I’ve been married for a number of years and prior to marriage I was open with my (now)wife about my dressing. The response was that she was fine with it but didn’t want to be involved. At the time it was easy, with the bustle of life to push away urges to dress or to dress infrequently. Over the past few years the need to dress has been constant. I dress as frequently as I can but fear being caught by S.O. and things exploding knowing that she want not to be involved. I’m ok that she does not want to engage when I dress but I want to be able to venture out and attend local group events with her blessing not sneaking around.
Thoughts/Advice, should I broach the subject again or just let sleeping dogs lie.
Struggling,
Emily
- April 14, 2018 at 10:13 am #95837
I don’t want to bias this with my experience, but I would suggest that not wanting to participate is perhaps a kind of denial. If confronted with the reality, she may no longer be able to maintain her current equilibrium. Step lightly.
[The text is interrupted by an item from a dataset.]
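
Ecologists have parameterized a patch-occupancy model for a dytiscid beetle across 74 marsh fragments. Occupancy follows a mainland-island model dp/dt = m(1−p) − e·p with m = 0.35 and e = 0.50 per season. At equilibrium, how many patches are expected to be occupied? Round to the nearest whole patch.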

- April 14, 2018 at 12:33 pm #95843AnonymousLady
Hello Emily
I agree that you should tred lightly but better to have some sort of understanding in stead of her finding out without warning. A delicate conversation with a willingness to find her boundaries and rules will go a long way. But be careful because she may just say no to everything at which point you need to know what you are going to do. Trying to maintain a marriage on deception will eventually cause you both pain. My wife has a don’t ask don’t tell policy but it is based on the knowledge that I am out and about fully dressed. Good luck!
🍷C
- April 20, 2018 at 7:54 pm #96615
I will just say this: even though your wife knows about your need to be feminine, do not even consider sneaking out behind her back. So far your marriage is holding together. Don’t push your luck.